Lawmakers ended the special session by referring to voters a constitutional change (SJR 41) providing for annual legislative sessions — capped at 160 days in odd-numbered years and 35 days in even-numbered years.

Thus far, labor is neutral on the proposal. Shiprack said annual sessions would make it easier for the state to budget effectively, but expressed concern that the 35-day session would be too short to deliberate effectively on policy change bills. Voters will decide the issue in November.


Bill to fine-tune Worker Freedom Act fails to get out of committee

SALEM — Last year, the Oregon AFL-CIO managed to pass a nationally-noticed law that could strengthen workers’ rights in workplace union organizing campaigns. This year, the labor federation asked the Legislature for some changes to the law, and fell flat in the Oregon Senate.

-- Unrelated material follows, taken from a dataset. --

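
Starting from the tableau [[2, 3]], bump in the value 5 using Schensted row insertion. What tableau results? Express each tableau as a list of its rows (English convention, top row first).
[[2, 3, 5]]

5 is larger than every entry of row 1, so it is appended to row 1. The new tableau is [[2, 3, 5]].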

The law in question, known as the Worker Freedom Act, is intended to give workers the right to boycott so-called “captive audience” anti-union meetings. Employers commonly use the mandatory-attendance workplace sessions as a very effective way to squelch campaigns to unionize. But the new law says employers may not discipline workers for refusing to attend a meeting — if the meeting’s purpose is to express employer views on religion, politics or whether to join a labor organization. That bill was to go into effect Jan. 1, but it’s being challenged in federal court in a lawsuit filed by the U.S. Chamber of Commerce. The suit argues that the law unconstitutionally restricts employer freedom of speech, and that states may not legislate on the subject of private sector unionization, because that is pre-empted by a federal law, the National Labor Relations Act.

In the February special session, the Oregon AFL-CIO went back to Oregon lawmakers with a bill (HB 3653) to clarify that religious employers are exempt from the law, to change the formula for calculating the penalty when employers violate the law, and to remove the definition of labor organization from the bill. When the labor federation’s bill went to the floor of the House, Republicans Kevin Cameron (Salem) and Kim Thatcher (Keizer) pushed an alternate proposal — to repeal the Worker Freedom Act altogether. That failed on a straight party-line vote, with all 36 Democrats opposed and all 24 Republicans in favor. Next the AFL-CIO’s bill got a vote, and passed 34-26, with two Democrats opposed: Betty Comp of Woodburn and Suzanne Van Orman of Hood River. But then in the Senate, labor couldn’t find 16 senators to pledge support for the bill, even though Democrats have an 18-12 majority.